Bakınız çekilişlerde büyük ikramiye kazananların hallerine…
Parayı yönetmeyi bilmediklerinden pek çoğu sefil durumda. Özellikle de parayı bulunca öncelik olarak evdeki hatunu değiştirdiklerinden, sıfırı tükettiklerinde geri dönecek iki göz odaları bile olmuyor.
Bir de ilk gençliklerinde delice paralar kazanıp, 30’lu yaşların sonuna doğru basketbolu bırakan, bıraktıktan sonra da gelmesine alışkın olduğu gelirin birdenbire düşmesiyle yeni hayatına ayak uyduramayan NBA oyuncularının durumu.

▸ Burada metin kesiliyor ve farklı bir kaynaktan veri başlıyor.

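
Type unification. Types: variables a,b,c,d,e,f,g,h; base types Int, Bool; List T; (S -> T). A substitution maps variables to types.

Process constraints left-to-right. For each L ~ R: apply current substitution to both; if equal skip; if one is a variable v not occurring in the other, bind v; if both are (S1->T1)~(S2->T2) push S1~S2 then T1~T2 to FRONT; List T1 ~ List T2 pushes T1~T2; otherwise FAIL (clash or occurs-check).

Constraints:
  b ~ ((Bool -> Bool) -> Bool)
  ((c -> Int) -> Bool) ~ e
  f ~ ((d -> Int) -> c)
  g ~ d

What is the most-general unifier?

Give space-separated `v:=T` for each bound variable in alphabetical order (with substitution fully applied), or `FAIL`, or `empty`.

Answer: b:=((Bool -> Bool) -> Bool) e:=((c -> Int) -> Bool) f:=((d -> Int) -> c) g:=d

Derivation:
step 1: unify b ~ ((Bool -> Bool) -> Bool)  [subst: {-} | 3 pending]
  bind b := ((Bool -> Bool) -> Bool)
step 2: unify ((c -> Int) -> Bool) ~ e  [subst: {b:=((Bool -> Bool) -> Bool)} | 2 pending]
  bind e := ((c -> Int) -> Bool)
step 3: unify f ~ ((d -> Int) -> c)  [subst: {b:=((Bool -> Bool) -> Bool), e:=((c -> Int) -> Bool)} | 1 pending]
  bind f := ((d -> Int) -> c)
step 4: unify g ~ d  [subst: {b:=((Bool -> Bool) -> Bool), e:=((c -> Int) -> Bool), f:=((d -> Int) -> c)} | 0 pending]
  bind g := d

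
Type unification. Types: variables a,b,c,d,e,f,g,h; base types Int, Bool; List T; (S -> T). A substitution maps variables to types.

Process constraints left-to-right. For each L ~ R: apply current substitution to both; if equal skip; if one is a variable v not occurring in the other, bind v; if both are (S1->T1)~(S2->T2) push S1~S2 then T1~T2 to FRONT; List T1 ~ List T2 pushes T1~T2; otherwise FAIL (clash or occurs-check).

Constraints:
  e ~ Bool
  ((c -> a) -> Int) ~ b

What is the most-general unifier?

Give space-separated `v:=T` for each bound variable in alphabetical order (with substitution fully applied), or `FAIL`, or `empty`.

Answer: b:=((c -> a) -> Int) e:=Bool

Derivation:
step 1: unify e ~ Bool  [subst: {-} | 1 pending]
  bind e := Bool
step 2: unify ((c -> a) -> Int) ~ b  [subst: {e:=Bool} | 0 pending]
  bind b := ((c -> a) -> Int)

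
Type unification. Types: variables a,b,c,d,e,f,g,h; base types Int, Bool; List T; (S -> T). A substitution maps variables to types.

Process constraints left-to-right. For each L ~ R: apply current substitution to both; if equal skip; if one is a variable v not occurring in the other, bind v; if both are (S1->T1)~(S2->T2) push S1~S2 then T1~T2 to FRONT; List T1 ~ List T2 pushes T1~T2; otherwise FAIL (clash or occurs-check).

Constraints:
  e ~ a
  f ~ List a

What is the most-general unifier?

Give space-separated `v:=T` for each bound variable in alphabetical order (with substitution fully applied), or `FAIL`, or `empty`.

Answer: e:=a f:=List a

Derivation:
step 1: unify e ~ a  [subst: {-} | 1 pending]
  bind e := a
step 2: unify f ~ List a  [subst: {e:=a} | 0 pending]
  bind f := List a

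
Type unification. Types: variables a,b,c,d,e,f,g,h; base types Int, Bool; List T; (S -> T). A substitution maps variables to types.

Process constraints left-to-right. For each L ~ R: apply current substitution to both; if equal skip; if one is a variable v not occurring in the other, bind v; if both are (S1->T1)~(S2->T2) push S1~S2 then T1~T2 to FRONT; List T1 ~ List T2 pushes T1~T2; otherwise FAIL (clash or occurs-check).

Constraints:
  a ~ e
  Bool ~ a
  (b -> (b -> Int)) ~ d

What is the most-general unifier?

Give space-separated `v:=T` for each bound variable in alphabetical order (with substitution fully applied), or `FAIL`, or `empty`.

Answer: a:=Bool d:=(b -> (b -> Int)) e:=Bool

Derivation:
step 1: unify a ~ e  [subst: {-} | 2 pending]
  bind a := e
step 2: unify Bool ~ e  [subst: {a:=e} | 1 pending]
  bind e := Bool
step 3: unify (b -> (b -> Int)) ~ d  [subst: {a:=e, e:=Bool} | 0 pending]
  bind d := (b -> (b -> Int))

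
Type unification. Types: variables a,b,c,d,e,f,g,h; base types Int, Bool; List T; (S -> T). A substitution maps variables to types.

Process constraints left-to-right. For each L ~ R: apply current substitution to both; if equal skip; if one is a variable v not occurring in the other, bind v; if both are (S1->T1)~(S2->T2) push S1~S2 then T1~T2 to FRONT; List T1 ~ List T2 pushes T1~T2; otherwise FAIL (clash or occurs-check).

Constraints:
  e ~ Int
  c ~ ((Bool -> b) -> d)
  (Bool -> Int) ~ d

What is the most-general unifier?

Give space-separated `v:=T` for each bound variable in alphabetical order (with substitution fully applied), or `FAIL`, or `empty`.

Answer: c:=((Bool -> b) -> (Bool -> Int)) d:=(Bool -> Int) e:=Int

Derivation:
step 1: unify e ~ Int  [subst: {-} | 2 pending]
  bind e := Int
step 2: unify c ~ ((Bool -> b) -> d)  [subst: {e:=Int} | 1 pending]
  bind c := ((Bool -> b) -> d)
step 3: unify (Bool -> Int) ~ d  [subst: {e:=Int, c:=((Bool -> b) -> d)} | 0 pending]
  bind d := (Bool -> Int)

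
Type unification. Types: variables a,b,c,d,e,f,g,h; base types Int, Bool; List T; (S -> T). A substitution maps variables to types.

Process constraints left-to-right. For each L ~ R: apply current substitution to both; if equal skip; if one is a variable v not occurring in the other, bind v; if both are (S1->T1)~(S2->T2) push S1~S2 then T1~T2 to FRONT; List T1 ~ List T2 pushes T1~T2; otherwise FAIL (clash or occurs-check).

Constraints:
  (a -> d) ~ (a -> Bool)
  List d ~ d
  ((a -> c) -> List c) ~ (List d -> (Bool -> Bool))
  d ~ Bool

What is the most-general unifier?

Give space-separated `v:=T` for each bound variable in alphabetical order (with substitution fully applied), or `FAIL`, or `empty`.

Answer: FAIL

Derivation:
step 1: unify (a -> d) ~ (a -> Bool)  [subst: {-} | 3 pending]
  -> decompose arrow: push a~a, d~Bool
step 2: unify a ~ a  [subst: {-} | 4 pending]
  -> identical, skip
step 3: unify d ~ Bool  [subst: {-} | 3 pending]
  bind d := Bool
step 4: unify List Bool ~ Bool  [subst: {d:=Bool} | 2 pending]
  clash: List Bool vs Bool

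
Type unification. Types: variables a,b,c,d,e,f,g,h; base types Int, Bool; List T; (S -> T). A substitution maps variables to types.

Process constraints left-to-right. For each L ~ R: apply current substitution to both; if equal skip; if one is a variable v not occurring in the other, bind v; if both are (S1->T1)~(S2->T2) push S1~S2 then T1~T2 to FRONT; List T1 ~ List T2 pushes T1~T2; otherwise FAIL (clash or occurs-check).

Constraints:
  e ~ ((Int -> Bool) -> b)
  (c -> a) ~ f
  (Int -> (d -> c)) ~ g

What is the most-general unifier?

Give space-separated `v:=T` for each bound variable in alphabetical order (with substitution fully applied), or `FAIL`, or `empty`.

Answer: e:=((Int -> Bool) -> b) f:=(c -> a) g:=(Int -> (d -> c))

Derivation:
step 1: unify e ~ ((Int -> Bool) -> b)  [subst: {-} | 2 pending]
  bind e := ((Int -> Bool) -> b)
step 2: unify (c -> a) ~ f  [subst: {e:=((Int -> Bool) -> b)} | 1 pending]
  bind f := (c -> a)
step 3: unify (Int -> (d -> c)) ~ g  [subst: {e:=((Int -> Bool) -> b), f:=(c -> a)} | 0 pending]
  bind g := (Int -> (d -> c))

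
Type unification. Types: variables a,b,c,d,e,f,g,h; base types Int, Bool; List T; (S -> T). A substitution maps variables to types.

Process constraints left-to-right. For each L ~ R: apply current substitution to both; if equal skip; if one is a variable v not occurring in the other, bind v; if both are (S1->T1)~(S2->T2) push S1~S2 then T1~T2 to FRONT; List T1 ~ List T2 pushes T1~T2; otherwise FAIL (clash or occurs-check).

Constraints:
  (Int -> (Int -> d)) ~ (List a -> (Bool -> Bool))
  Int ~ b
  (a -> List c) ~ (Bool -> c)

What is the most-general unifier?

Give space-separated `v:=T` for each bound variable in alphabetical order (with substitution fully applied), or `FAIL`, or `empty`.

step 1: unify (Int -> (Int -> d)) ~ (List a -> (Bool -> Bool))  [subst: {-} | 2 pending]
  -> decompose arrow: push Int~List a, (Int -> d)~(Bool -> Bool)
step 2: unify Int ~ List a  [subst: {-} | 3 pending]
  clash: Int vs List a

Answer: FAIL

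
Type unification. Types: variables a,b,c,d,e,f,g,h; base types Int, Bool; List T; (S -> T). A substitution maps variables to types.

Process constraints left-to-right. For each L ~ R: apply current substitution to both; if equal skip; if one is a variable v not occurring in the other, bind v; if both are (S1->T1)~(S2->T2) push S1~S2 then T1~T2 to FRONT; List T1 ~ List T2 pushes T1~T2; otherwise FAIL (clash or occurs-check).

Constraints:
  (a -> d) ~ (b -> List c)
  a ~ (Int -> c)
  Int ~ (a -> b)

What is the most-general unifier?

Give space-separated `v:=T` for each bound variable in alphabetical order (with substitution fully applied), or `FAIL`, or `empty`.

step 1: unify (a -> d) ~ (b -> List c)  [subst: {-} | 2 pending]
  -> decompose arrow: push a~b, d~List c
step 2: unify a ~ b  [subst: {-} | 3 pending]
  bind a := b
step 3: unify d ~ List c  [subst: {a:=b} | 2 pending]
  bind d := List c
step 4: unify b ~ (Int -> c)  [subst: {a:=b, d:=List c} | 1 pending]
  bind b := (Int -> c)
step 5: unify Int ~ ((Int -> c) -> (Int -> c))  [subst: {a:=b, d:=List c, b:=(Int -> c)} | 0 pending]
  clash: Int vs ((Int -> c) -> (Int -> c))

Answer: FAIL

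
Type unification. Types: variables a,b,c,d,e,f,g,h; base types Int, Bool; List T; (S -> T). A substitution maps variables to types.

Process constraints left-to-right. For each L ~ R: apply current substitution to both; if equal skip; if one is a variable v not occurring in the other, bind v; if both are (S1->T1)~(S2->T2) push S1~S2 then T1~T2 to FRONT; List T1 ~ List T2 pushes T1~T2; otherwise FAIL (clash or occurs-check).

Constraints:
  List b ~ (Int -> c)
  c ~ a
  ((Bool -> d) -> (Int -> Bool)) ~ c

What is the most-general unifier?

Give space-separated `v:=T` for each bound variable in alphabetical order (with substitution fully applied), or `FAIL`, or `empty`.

step 1: unify List b ~ (Int -> c)  [subst: {-} | 2 pending]
  clash: List b vs (Int -> c)

Answer: FAIL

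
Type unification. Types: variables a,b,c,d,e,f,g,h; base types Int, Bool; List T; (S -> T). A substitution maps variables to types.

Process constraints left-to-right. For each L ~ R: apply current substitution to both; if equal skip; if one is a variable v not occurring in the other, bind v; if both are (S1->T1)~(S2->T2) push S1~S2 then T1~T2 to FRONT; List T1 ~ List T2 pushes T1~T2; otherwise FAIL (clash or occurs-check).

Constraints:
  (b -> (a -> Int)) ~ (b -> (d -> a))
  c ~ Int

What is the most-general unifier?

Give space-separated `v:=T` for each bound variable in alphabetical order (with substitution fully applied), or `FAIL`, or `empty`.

step 1: unify (b -> (a -> Int)) ~ (b -> (d -> a))  [subst: {-} | 1 pending]
  -> decompose arrow: push b~b, (a -> Int)~(d -> a)
step 2: unify b ~ b  [subst: {-} | 2 pending]
  -> identical, skip
step 3: unify (a -> Int) ~ (d -> a)  [subst: {-} | 1 pending]
  -> decompose arrow: push a~d, Int~a
step 4: unify a ~ d  [subst: {-} | 2 pending]
  bind a := d
step 5: unify Int ~ d  [subst: {a:=d} | 1 pending]
  bind d := Int
step 6: unify c ~ Int  [subst: {a:=d, d:=Int} | 0 pending]
  bind c := Int

Answer: a:=Int c:=Int d:=Int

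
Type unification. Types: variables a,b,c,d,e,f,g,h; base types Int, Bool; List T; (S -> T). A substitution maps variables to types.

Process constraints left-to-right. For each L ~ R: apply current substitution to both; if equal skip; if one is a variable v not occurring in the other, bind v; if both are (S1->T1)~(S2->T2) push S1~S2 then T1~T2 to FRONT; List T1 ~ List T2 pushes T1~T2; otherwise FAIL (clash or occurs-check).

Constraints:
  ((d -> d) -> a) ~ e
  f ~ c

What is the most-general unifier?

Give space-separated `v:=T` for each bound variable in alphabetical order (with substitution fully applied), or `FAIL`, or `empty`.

step 1: unify ((d -> d) -> a) ~ e  [subst: {-} | 1 pending]
  bind e := ((d -> d) -> a)
step 2: unify f ~ c  [subst: {e:=((d -> d) -> a)} | 0 pending]
  bind f := c

Answer: e:=((d -> d) -> a) f:=c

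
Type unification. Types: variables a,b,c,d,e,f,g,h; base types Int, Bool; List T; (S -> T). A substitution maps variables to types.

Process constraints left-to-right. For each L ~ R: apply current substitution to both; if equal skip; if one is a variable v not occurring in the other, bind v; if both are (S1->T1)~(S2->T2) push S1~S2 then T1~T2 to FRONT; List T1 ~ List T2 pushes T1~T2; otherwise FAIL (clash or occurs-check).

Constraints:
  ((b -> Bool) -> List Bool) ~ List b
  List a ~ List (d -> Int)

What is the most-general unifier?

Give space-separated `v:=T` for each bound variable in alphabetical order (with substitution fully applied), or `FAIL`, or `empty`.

Answer: FAIL

Derivation:
step 1: unify ((b -> Bool) -> List Bool) ~ List b  [subst: {-} | 1 pending]
  clash: ((b -> Bool) -> List Bool) vs List b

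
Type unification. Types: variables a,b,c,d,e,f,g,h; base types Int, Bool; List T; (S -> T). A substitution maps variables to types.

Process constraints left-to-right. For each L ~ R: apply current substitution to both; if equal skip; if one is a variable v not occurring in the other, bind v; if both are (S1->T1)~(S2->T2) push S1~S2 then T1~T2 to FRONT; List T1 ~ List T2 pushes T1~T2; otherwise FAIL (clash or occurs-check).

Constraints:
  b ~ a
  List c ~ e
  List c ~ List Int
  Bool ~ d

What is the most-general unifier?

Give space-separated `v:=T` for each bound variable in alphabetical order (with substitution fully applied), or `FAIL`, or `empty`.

step 1: unify b ~ a  [subst: {-} | 3 pending]
  bind b := a
step 2: unify List c ~ e  [subst: {b:=a} | 2 pending]
  bind e := List c
step 3: unify List c ~ List Int  [subst: {b:=a, e:=List c} | 1 pending]
  -> decompose List: push c~Int
step 4: unify c ~ Int  [subst: {b:=a, e:=List c} | 1 pending]
  bind c := Int
step 5: unify Bool ~ d  [subst: {b:=a, e:=List c, c:=Int} | 0 pending]
  bind d := Bool

Answer: b:=a c:=Int d:=Bool e:=List Int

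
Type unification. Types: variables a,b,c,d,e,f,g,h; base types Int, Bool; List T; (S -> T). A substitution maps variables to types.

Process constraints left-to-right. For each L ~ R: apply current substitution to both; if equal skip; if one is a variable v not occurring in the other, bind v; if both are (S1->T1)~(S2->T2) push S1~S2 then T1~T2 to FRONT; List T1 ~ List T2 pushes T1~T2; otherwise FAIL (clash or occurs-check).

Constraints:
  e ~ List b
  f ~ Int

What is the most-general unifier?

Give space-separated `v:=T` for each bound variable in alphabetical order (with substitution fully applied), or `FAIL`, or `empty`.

step 1: unify e ~ List b  [subst: {-} | 1 pending]
  bind e := List b
step 2: unify f ~ Int  [subst: {e:=List b} | 0 pending]
  bind f := Int

Answer: e:=List b f:=Int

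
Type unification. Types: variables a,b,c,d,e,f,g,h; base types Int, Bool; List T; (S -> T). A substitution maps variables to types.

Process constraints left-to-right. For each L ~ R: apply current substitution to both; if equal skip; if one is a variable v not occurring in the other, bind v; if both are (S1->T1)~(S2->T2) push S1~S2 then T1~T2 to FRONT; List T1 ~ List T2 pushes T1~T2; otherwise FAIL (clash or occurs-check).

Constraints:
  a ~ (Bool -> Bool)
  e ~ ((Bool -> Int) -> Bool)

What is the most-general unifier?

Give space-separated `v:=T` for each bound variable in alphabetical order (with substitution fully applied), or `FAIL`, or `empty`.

Answer: a:=(Bool -> Bool) e:=((Bool -> Int) -> Bool)

Derivation:
step 1: unify a ~ (Bool -> Bool)  [subst: {-} | 1 pending]
  bind a := (Bool -> Bool)
step 2: unify e ~ ((Bool -> Int) -> Bool)  [subst: {a:=(Bool -> Bool)} | 0 pending]
  bind e := ((Bool -> Int) -> Bool)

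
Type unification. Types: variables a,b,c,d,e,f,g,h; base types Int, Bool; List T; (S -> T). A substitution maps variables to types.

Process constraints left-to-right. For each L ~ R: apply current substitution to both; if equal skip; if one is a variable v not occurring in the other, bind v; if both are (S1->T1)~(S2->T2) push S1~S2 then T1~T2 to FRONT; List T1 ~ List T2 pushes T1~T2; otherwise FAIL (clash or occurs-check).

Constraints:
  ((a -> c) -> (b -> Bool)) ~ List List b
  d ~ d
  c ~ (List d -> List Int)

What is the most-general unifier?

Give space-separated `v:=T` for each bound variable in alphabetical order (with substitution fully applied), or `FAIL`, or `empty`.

Answer: FAIL

Derivation:
step 1: unify ((a -> c) -> (b -> Bool)) ~ List List b  [subst: {-} | 2 pending]
  clash: ((a -> c) -> (b -> Bool)) vs List List b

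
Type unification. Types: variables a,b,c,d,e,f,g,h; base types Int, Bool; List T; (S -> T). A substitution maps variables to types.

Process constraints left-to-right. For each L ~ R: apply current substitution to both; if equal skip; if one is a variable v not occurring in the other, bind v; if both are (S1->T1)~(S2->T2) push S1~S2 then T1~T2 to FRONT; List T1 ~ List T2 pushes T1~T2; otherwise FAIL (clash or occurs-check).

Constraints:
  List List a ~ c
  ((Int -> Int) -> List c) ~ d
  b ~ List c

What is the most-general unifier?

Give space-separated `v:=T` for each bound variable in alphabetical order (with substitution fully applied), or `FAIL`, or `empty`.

Answer: b:=List List List a c:=List List a d:=((Int -> Int) -> List List List a)

Derivation:
step 1: unify List List a ~ c  [subst: {-} | 2 pending]
  bind c := List List a
step 2: unify ((Int -> Int) -> List List List a) ~ d  [subst: {c:=List List a} | 1 pending]
  bind d := ((Int -> Int) -> List List List a)
step 3: unify b ~ List List List a  [subst: {c:=List List a, d:=((Int -> Int) -> List List List a)} | 0 pending]
  bind b := List List List a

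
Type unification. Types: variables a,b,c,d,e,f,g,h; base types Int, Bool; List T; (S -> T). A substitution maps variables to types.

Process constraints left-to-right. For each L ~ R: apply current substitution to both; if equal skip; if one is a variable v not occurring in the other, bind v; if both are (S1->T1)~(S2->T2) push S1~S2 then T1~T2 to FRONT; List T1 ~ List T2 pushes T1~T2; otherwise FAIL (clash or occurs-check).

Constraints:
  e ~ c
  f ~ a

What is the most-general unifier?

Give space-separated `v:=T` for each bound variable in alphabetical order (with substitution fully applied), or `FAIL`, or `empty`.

Answer: e:=c f:=a

Derivation:
step 1: unify e ~ c  [subst: {-} | 1 pending]
  bind e := c
step 2: unify f ~ a  [subst: {e:=c} | 0 pending]
  bind f := a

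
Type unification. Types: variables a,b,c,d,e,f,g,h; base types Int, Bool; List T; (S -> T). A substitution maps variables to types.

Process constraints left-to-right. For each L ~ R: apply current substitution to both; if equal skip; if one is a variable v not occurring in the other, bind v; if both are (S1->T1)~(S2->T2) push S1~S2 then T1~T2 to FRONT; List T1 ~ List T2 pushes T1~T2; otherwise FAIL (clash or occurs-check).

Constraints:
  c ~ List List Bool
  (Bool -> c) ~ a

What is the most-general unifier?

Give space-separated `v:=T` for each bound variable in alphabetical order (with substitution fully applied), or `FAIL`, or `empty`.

step 1: unify c ~ List List Bool  [subst: {-} | 1 pending]
  bind c := List List Bool
step 2: unify (Bool -> List List Bool) ~ a  [subst: {c:=List List Bool} | 0 pending]
  bind a := (Bool -> List List Bool)

Answer: a:=(Bool -> List List Bool) c:=List List Bool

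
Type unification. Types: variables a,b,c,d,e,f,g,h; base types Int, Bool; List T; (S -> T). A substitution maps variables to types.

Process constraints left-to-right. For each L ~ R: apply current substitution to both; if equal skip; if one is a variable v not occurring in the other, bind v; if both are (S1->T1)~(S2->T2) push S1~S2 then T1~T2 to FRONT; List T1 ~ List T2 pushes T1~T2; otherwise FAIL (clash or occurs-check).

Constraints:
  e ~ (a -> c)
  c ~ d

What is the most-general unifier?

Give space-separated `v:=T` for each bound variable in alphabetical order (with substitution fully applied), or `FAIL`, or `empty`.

step 1: unify e ~ (a -> c)  [subst: {-} | 1 pending]
  bind e := (a -> c)
step 2: unify c ~ d  [subst: {e:=(a -> c)} | 0 pending]
  bind c := d

Answer: c:=d e:=(a -> d)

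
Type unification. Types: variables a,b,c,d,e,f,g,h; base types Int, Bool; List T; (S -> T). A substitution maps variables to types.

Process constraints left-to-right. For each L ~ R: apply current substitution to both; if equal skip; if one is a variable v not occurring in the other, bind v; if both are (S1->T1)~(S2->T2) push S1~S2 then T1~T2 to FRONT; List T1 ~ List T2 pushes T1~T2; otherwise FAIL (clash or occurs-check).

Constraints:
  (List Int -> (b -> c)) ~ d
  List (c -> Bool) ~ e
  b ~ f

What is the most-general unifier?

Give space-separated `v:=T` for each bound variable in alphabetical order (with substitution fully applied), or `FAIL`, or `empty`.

step 1: unify (List Int -> (b -> c)) ~ d  [subst: {-} | 2 pending]
  bind d := (List Int -> (b -> c))
step 2: unify List (c -> Bool) ~ e  [subst: {d:=(List Int -> (b -> c))} | 1 pending]
  bind e := List (c -> Bool)
step 3: unify b ~ f  [subst: {d:=(List Int -> (b -> c)), e:=List (c -> Bool)} | 0 pending]
  bind b := f

Answer: b:=f d:=(List Int -> (f -> c)) e:=List (c -> Bool)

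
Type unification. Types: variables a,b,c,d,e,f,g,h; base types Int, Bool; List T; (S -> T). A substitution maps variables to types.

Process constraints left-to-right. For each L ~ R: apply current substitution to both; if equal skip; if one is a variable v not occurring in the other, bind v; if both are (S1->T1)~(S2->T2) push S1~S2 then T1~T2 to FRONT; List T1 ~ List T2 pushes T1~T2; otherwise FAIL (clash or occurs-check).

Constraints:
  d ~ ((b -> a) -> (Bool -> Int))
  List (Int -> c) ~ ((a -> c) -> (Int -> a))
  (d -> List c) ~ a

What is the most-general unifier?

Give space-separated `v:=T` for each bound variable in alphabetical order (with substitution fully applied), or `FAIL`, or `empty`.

Answer: FAIL

Derivation:
step 1: unify d ~ ((b -> a) -> (Bool -> Int))  [subst: {-} | 2 pending]
  bind d := ((b -> a) -> (Bool -> Int))
step 2: unify List (Int -> c) ~ ((a -> c) -> (Int -> a))  [subst: {d:=((b -> a) -> (Bool -> Int))} | 1 pending]
  clash: List (Int -> c) vs ((a -> c) -> (Int -> a))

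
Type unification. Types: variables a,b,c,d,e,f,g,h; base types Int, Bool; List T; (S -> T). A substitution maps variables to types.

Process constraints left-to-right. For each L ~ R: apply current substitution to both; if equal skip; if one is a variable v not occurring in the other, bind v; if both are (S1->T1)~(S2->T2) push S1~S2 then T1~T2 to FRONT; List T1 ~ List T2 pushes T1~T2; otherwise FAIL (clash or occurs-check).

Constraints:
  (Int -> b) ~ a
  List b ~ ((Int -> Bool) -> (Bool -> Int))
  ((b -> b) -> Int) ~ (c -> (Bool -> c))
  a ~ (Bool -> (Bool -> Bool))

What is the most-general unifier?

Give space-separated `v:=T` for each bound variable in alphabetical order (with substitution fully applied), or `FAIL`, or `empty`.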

Yine birdenbire ünlenip, ummadıkları bir paraya kavuşup, paranın hep böyle akacağını düşünen sahne starların durumu…
Sürdürülebilirliğin esas olduğunu, gün gelip çeşmenin suyunun kesilebileceğini, akarkendoldurmak gerektiğini kimse öğretmemiş onlara demek.
Söyleyenlere de kulak vermediler ihtimal.
“Para benim değil mi, istediğim gibi harcarım!”
Bir para show da, Amerikalı namağlup boksör Floyd Mayweather’den.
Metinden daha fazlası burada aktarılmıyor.